「建設業界の現場には掃除や荷積みなど雑務をしてくれる“球拾い”が必要。これまでは高卒の10代が担ってきたけれど、今の最年少は23歳。ここ数年若手を採用できていない」
横浜市内にある従業員十数人の建設会社の社長(36)は危機感を募らせていた。若手の募集に年間数百万円かけても、応募がないのだという。
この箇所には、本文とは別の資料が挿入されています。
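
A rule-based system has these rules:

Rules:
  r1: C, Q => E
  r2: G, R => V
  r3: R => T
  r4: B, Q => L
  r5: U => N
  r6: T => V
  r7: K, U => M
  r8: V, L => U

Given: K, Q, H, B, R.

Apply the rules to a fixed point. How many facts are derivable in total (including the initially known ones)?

[1] r3 [R => T]; r4 [B, Q => L]. ⇒ new: T, L.
[2] r6 [T => V]. ⇒ new: V.
[3] r8 [V, L => U]. ⇒ new: U.
[4] r5 [U => N]; r7 [K, U => M]. ⇒ new: N, M.
Closure: {B, H, K, L, M, N, Q, R, T, U, V} — 11 facts.

11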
「どんどん高度な仕事を覚えてもらいたいのに、これでは従業員を成長させられない」
景気回復で建設需要は増えた。背に腹は代えられないと、この社長が頼るのが外国人だ。8月にもベトナムへ出向き、技能実習制度の枠組みで2~3人の若手を受け入れることにした。
急場をしのぐ付け焼き刃と知りながらの苦渋の選択。だがその先にあるのは何か。
「一時的に外国人を受け入れても、数年で帰国する。日本の若者を雇用しないことで、技術の継承が途絶え、中堅作業員のいない業界ができあがる。日本の誇るべきものづくりはどうなってしまうのか」。社長は表情をこわばらせた。
■□■
県内ゼネコンの松尾工務店(横浜市鶴見区)では、昨年12月から建設分野の技能実習生として22~25歳のベトナム人3人を受け入れた。
「将来は船を買って船長になりたい」と話すルオン・バン・クイさん(22)もその1人。